We propose a novel acceleration scheme for fixed-field accelerators (FFAs), in which RF buckets with harmonic numbers $h = 1$ and $h = 2$ are time-sequenced to form a single, continuous acceleration path. This approach completes acceleration in two RF frequency sweeps, thereby reducing the total frequency sweep range and shortening the repetition period. The feasibility of this method is demonstrated through longitudinal simulations based on parameters of the FFA at the Institute for Integrated Radiation and Nuclear Science, Kyoto University (KURNS). We also establish operational conditions under which the second harmonic RF bucket remains stable and practically usable.

Figures (10)

• Figure 1: Normalized revolution frequencies in a scaling FFA plotted as a function of $\beta\gamma$. Each curve was normalized so that its maximum or asymptotic value was 1. Different colors indicate different values of the field index $k$.
• Figure 2: Ratio of one-turn energy gains, $\Delta E_2/\Delta E_1$, as a function of the dimensionless synchronous momentum $\beta\gamma$, in the below-transition regime.

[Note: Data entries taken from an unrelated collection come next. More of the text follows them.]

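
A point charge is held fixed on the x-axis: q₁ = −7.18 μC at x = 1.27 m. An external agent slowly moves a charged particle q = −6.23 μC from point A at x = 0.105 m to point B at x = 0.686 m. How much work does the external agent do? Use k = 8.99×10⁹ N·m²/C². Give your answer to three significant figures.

0.343 J

For quasistatic motion the external work equals the change in potential energy: W_ext = qΔV = q(V_B − V_A).
At A: distance to the source charge is 1.17 m; V_A = kq₁/r = -5.54×10⁴ V.
At B: distance to the source charge is 0.584 m; V_B = kq₁/r = -1.11×10⁵ V.
ΔV = V_B − V_A = -5.51×10⁴ V.
W_ext = qΔV = (-6.23×10⁻⁶ C)(-5.51×10⁴ V) = 0.343 J.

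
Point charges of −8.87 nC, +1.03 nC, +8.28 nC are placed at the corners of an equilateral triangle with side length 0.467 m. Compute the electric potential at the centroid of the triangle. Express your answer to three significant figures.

14.7 V

The total potential is the scalar sum of each charge's contribution, V = Σ kqᵢ/rᵢ.
The distance from each vertex to the centroid is a/√3 = 0.270 m.
V = k[(-8.87×10⁻⁹)/(0.270) + (1.03×10⁻⁹)/(0.270) + (8.28×10⁻⁹)/(0.270)] = 14.7 V.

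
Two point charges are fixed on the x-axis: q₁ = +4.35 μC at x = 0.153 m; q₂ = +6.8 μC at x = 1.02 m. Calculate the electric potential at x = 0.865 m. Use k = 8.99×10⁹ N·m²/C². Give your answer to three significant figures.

The total potential is the scalar sum of each charge's contribution, V = Σ kqᵢ/rᵢ.
Distances from the field point to each charge: r₁ = 0.712 m, r₂ = 0.155 m.
V = k[(4.35×10⁻⁶)/(0.712) + (6.80×10⁻⁶)/(0.155)] = 4.49×10⁵ V.

4.49×10⁵ V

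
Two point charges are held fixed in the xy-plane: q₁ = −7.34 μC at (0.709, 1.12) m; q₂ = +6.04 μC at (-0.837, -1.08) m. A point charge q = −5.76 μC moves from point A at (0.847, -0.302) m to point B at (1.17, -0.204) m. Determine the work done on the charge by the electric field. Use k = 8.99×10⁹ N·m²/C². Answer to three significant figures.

-0.0308 J

The work done by the electric force is W_field = −ΔU = −q(V_B − V_A) = q(V_A − V_B).
At A: distances to the source charges are 1.43 m, 1.86 m; V_A = Σ kqᵢ/rᵢ = -1.69×10⁴ V.
At B: distances to the source charges are 1.40 m, 2.19 m; V_B = Σ kqᵢ/rᵢ = -2.23×10⁴ V.
ΔV = V_B − V_A = -5360 V.
W_field = −qΔV = −(-5.76×10⁻⁶ C)(-5360 V) = -0.0308 J.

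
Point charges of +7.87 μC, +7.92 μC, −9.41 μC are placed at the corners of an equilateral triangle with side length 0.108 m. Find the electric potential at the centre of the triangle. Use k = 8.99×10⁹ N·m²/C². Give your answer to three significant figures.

Electric potential is a scalar, so the contributions from each charge add algebraically: V = Σ kqᵢ/rᵢ.
The distance from each vertex to the centroid is a/√3 = 0.0624 m.
V = k[(7.87×10⁻⁶)/(0.0624) + (7.92×10⁻⁶)/(0.0624) + (-9.41×10⁻⁶)/(0.0624)] = 9.20×10⁵ V.

9.20×10⁵ V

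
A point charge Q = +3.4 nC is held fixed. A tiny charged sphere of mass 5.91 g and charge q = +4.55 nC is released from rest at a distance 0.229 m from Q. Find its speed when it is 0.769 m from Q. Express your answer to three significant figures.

Only the electrostatic force acts, so mechanical energy is conserved: ½mv² = U₁ − U₂ = kQq(1/r₁ − 1/r₂).
U₁ − U₂ = (8.99×10⁹ N·m²/C²)(3.40×10⁻⁹ C)(4.55×10⁻⁹ C)(1/0.229 − 1/0.769) = 4.26×10⁻⁷ J.
v = √(2·4.26×10⁻⁷/5.91×10⁻³) = 0.0120 m/s.

0.0120 m/s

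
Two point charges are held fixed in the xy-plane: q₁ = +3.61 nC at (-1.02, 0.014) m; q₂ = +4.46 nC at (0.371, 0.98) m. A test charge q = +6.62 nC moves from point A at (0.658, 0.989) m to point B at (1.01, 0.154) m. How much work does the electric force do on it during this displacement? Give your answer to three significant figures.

The work done by the electric force is W_field = −ΔU = −q(V_B − V_A) = q(V_A − V_B).
At A: distances to the source charges are 1.94 m, 0.287 m; V_A = Σ kqᵢ/rᵢ = 156 V.
At B: distances to the source charges are 2.03 m, 1.04 m; V_B = Σ kqᵢ/rᵢ = 54.3 V.
ΔV = V_B − V_A = -102 V.
W_field = −qΔV = −(6.62×10⁻⁹ C)(-102 V) = 6.75×10⁻⁷ J.

6.75×10⁻⁷ J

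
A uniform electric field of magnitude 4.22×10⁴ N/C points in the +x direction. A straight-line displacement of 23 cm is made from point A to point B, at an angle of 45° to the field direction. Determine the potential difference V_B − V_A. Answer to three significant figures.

-6860 V

Only the component of displacement along E changes the potential: ΔV = −E·d·cosθ.
ΔV = −(4.22×10⁴ V/m)(0.230 m)cos45° = -6860 V.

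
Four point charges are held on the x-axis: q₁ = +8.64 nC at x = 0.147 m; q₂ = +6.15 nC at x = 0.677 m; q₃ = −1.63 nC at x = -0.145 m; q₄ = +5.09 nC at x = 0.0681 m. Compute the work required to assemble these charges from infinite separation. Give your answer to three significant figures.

The work to assemble the configuration equals its total potential energy, U = Σ kqᵢqⱼ/rᵢⱼ over all pairs.
Pair separations: r₁₂ = 0.530 m, r₁₃ = 0.292 m, r₁₄ = 0.0789 m, r₂₃ = 0.822 m, r₂₄ = 0.609 m, r₃₄ = 0.213 m.
Summing all 6 pair terms gives U = 5.48×10⁻⁶ J.

5.48×10⁻⁶ J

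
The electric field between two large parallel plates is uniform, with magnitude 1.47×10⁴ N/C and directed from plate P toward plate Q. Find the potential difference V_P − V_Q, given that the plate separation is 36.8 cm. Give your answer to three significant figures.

In a uniform field, potential decreases in the direction of E: ΔV = −E·d for a displacement d parallel to E.
Going from Q to P is a displacement of 36.8 cm opposite to the field, so V_P − V_Q = +Ed = 5410 V.

5410 V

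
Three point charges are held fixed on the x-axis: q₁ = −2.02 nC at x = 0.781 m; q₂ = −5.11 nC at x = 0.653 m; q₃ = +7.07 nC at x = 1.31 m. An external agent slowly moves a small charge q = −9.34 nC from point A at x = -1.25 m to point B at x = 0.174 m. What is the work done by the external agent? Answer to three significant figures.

5.76×10⁻⁷ J

For quasistatic motion the external work equals the change in potential energy: W_ext = qΔV = q(V_B − V_A).
At A: distances to the source charges are 2.03 m, 1.90 m, 2.56 m; V_A = Σ kqᵢ/rᵢ = -8.25 V.
At B: distances to the source charges are 0.607 m, 0.479 m, 1.14 m; V_B = Σ kqᵢ/rᵢ = -69.9 V.
ΔV = V_B − V_A = -61.6 V.
W_ext = qΔV = (-9.34×10⁻⁹ C)(-61.6 V) = 5.76×10⁻⁷ J.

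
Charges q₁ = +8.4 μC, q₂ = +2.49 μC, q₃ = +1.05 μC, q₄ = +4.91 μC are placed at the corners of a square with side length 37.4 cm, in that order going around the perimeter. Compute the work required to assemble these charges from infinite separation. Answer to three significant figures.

2.04 J

The assembly work is the sum of pairwise potential energies, U = Σ_{i<j} kqᵢqⱼ/rᵢⱼ.
The four side pairs have separation 0.374 m and the two diagonal pairs 0.529 m.
Summing all 6 pair terms gives U = 2.04 J.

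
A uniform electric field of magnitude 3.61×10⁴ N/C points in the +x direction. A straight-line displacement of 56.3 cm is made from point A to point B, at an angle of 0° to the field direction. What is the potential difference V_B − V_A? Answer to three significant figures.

Only the component of displacement along E changes the potential: ΔV = −E·d·cosθ.
ΔV = −(3.61×10⁴ V/m)(0.563 m)cos0° = -2.03×10⁴ V.

-2.03×10⁴ V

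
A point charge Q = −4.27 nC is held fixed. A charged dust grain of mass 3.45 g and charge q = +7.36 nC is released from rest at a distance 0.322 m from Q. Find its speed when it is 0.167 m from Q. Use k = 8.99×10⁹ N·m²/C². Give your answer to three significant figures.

0.0217 m/s

Only the electrostatic force acts, so mechanical energy is conserved: ½mv² = U₁ − U₂ = kQq(1/r₁ − 1/r₂).
U₁ − U₂ = (8.99×10⁹ N·m²/C²)(-4.27×10⁻⁹ C)(7.36×10⁻⁹ C)(1/0.322 − 1/0.167) = 8.14×10⁻⁷ J.
v = √(2·8.14×10⁻⁷/3.45×10⁻³) = 0.0217 m/s.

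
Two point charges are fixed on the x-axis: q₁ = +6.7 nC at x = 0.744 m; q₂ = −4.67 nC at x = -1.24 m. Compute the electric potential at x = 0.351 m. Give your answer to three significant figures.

Electric potential is a scalar, so the contributions from each charge add algebraically: V = Σ kqᵢ/rᵢ.
Distances from the field point to each charge: r₁ = 0.393 m, r₂ = 1.59 m.
V = k[(6.70×10⁻⁹)/(0.393) + (-4.67×10⁻⁹)/(1.59)] = 127 V.

127 V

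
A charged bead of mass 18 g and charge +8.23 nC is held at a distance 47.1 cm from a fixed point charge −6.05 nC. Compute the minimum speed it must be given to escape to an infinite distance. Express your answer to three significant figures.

0.0103 m/s

To just escape, total mechanical energy must reach zero at infinity: ½mv²_min + U = 0, so ½mv²_min = −U = |kQq|/r.
|U| = |kQq|/r = (8.99×10⁹ N·m²/C²)(6.05×10⁻⁹)(8.23×10⁻⁹)/(0.471) = 9.50×10⁻⁷ J.
v_min = √(2|U|/m) = √(2·9.50×10⁻⁷/0.0180) = 0.0103 m/s.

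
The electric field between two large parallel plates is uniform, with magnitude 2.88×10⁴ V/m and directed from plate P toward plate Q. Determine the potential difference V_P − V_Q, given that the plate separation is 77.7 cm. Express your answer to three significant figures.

2.24×10⁴ V

In a uniform field, potential decreases in the direction of E: ΔV = −E·d for a displacement d parallel to E.
Going from Q to P is a displacement of 77.7 cm opposite to the field, so V_P − V_Q = +Ed = 2.24×10⁴ V.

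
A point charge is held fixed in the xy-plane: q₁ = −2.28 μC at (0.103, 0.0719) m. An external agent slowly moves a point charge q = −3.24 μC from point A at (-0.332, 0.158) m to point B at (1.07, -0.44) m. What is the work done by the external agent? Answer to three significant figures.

For quasistatic motion the external work equals the change in potential energy: W_ext = qΔV = q(V_B − V_A).
At A: distance to the source charge is 0.443 m; V_A = kq₁/r = -4.62×10⁴ V.
At B: distance to the source charge is 1.09 m; V_B = kq₁/r = -1.87×10⁴ V.
ΔV = V_B − V_A = 2.75×10⁴ V.
W_ext = qΔV = (-3.24×10⁻⁶ C)(2.75×10⁴ V) = -0.0891 J.

-0.0891 J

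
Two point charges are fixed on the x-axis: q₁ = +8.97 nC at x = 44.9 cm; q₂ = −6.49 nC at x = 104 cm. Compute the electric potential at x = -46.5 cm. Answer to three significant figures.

49.5 V

Electric potential is a scalar, so the contributions from each charge add algebraically: V = Σ kqᵢ/rᵢ.
Distances from the field point to each charge: r₁ = 0.914 m, r₂ = 1.51 m.
V = k[(8.97×10⁻⁹)/(0.914) + (-6.49×10⁻⁹)/(1.51)] = 49.5 V.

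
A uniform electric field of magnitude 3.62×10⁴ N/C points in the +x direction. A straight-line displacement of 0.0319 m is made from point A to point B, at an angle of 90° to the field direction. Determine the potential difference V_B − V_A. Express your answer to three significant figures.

0 V

Only the component of displacement along E changes the potential: ΔV = −E·d·cosθ.
ΔV = −(3.62×10⁴ V/m)(0.0319 m)cos90° = 0 V.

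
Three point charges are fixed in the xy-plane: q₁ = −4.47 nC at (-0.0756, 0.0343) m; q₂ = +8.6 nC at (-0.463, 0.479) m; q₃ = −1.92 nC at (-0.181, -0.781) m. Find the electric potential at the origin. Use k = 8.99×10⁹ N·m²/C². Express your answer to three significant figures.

-390 V

Electric potential is a scalar, so the contributions from each charge add algebraically: V = Σ kqᵢ/rᵢ.
Distances from the field point to each charge: r₁ = 0.0830 m, r₂ = 0.666 m, r₃ = 0.802 m.
V = k[(-4.47×10⁻⁹)/(0.0830) + (8.60×10⁻⁹)/(0.666) + (-1.92×10⁻⁹)/(0.802)] = -390 V.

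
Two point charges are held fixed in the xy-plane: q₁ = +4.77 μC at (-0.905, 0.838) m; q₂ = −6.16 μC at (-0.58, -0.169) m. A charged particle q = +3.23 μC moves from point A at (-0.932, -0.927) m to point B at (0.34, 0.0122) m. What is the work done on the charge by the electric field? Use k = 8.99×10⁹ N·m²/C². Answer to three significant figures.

The work done by the electric force is W_field = −ΔU = −q(V_B − V_A) = q(V_A − V_B).
At A: distances to the source charges are 1.77 m, 0.836 m; V_A = Σ kqᵢ/rᵢ = -4.20×10⁴ V.
At B: distances to the source charges are 1.49 m, 0.938 m; V_B = Σ kqᵢ/rᵢ = -3.04×10⁴ V.
ΔV = V_B − V_A = 1.16×10⁴ V.
W_field = −qΔV = −(3.23×10⁻⁶ C)(1.16×10⁴ V) = -0.0375 J.

-0.0375 J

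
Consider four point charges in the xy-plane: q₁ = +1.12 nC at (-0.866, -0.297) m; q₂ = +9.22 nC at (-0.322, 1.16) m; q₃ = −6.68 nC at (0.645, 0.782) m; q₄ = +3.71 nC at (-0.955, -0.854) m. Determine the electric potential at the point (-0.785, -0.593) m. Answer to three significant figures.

The total potential is the scalar sum of each charge's contribution, V = Σ kqᵢ/rᵢ.
Distances from the field point to each charge: r₁ = 0.307 m, r₂ = 1.81 m, r₃ = 1.98 m, r₄ = 0.311 m.
V = k[(1.12×10⁻⁹)/(0.307) + (9.22×10⁻⁹)/(1.81) + (-6.68×10⁻⁹)/(1.98) + (3.71×10⁻⁹)/(0.311)] = 155 V.

155 V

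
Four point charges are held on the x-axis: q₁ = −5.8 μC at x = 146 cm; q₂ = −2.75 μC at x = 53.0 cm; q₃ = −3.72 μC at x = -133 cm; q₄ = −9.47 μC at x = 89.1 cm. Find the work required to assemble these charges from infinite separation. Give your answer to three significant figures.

The assembly work is the sum of pairwise potential energies, U = Σ_{i<j} kqᵢqⱼ/rᵢⱼ.
Pair separations: r₁₂ = 0.930 m, r₁₃ = 2.79 m, r₁₄ = 0.569 m, r₂₃ = 1.86 m, r₂₄ = 0.361 m, r₃₄ = 2.22 m.
Summing all 6 pair terms gives U = 1.93 J.

1.93 J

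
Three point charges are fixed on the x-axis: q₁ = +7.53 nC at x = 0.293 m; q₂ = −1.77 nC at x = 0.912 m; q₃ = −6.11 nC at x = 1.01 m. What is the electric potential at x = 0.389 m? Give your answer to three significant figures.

The total potential is the scalar sum of each charge's contribution, V = Σ kqᵢ/rᵢ.
Distances from the field point to each charge: r₁ = 0.0960 m, r₂ = 0.523 m, r₃ = 0.621 m.
V = k[(7.53×10⁻⁹)/(0.0960) + (-1.77×10⁻⁹)/(0.523) + (-6.11×10⁻⁹)/(0.621)] = 586 V.

586 V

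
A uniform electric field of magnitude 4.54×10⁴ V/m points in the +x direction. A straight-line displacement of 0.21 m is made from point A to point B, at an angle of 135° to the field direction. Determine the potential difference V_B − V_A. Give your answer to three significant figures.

6740 V

Only the component of displacement along E changes the potential: ΔV = −E·d·cosθ.
ΔV = −(4.54×10⁴ V/m)(0.210 m)cos135° = 6740 V.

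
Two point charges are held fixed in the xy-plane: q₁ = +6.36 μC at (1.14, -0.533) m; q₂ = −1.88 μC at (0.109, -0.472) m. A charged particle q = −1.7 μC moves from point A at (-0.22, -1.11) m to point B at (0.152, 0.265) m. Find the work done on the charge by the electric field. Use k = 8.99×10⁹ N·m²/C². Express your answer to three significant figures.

The work done by the electric force is W_field = −ΔU = −q(V_B − V_A) = q(V_A − V_B).
At A: distances to the source charges are 1.48 m, 0.718 m; V_A = Σ kqᵢ/rᵢ = 1.52×10⁴ V.
At B: distances to the source charges are 1.27 m, 0.738 m; V_B = Σ kqᵢ/rᵢ = 2.21×10⁴ V.
ΔV = V_B − V_A = 6970 V.
W_field = −qΔV = −(-1.70×10⁻⁶ C)(6970 V) = 0.0118 J.

0.0118 J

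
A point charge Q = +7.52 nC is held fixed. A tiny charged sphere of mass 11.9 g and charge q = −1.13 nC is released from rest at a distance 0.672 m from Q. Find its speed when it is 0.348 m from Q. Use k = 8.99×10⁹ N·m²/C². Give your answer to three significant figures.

Only the electrostatic force acts, so mechanical energy is conserved: ½mv² = U₁ − U₂ = kQq(1/r₁ − 1/r₂).
U₁ − U₂ = (8.99×10⁹ N·m²/C²)(7.52×10⁻⁹ C)(-1.13×10⁻⁹ C)(1/0.672 − 1/0.348) = 1.06×10⁻⁷ J.
v = √(2·1.06×10⁻⁷/0.0119) = 4.22×10⁻³ m/s.

4.22×10⁻³ m/s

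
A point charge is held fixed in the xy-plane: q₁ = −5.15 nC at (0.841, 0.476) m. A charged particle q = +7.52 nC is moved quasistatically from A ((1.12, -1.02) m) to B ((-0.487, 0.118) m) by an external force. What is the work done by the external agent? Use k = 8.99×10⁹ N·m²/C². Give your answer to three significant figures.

-2.43×10⁻⁸ J

For quasistatic motion the external work equals the change in potential energy: W_ext = qΔV = q(V_B − V_A).
At A: distance to the source charge is 1.52 m; V_A = kq₁/r = -30.4 V.
At B: distance to the source charge is 1.38 m; V_B = kq₁/r = -33.7 V.
ΔV = V_B − V_A = -3.24 V.
W_ext = qΔV = (7.52×10⁻⁹ C)(-3.24 V) = -2.43×10⁻⁸ J.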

Different colors indicate different values of the field index $k$.
• Figure 3: Comparison of longitudinal acceptances between $h=1$ and general $h$, plotted as a function of $R_h$.
• Figure 4: Simulated RF pattern: (A) frequency; (B) RF amplitude (solid line) and synchronous phase (dashed line).
• Figure 5: Synchronous energies as a function of time for $h = 1$, 2, 4, and 8. Each curve shows the evolution of the synchronous particle's kinetic energy under the RF pattern in Fig. \ref{['fig:SimRfPattern']}.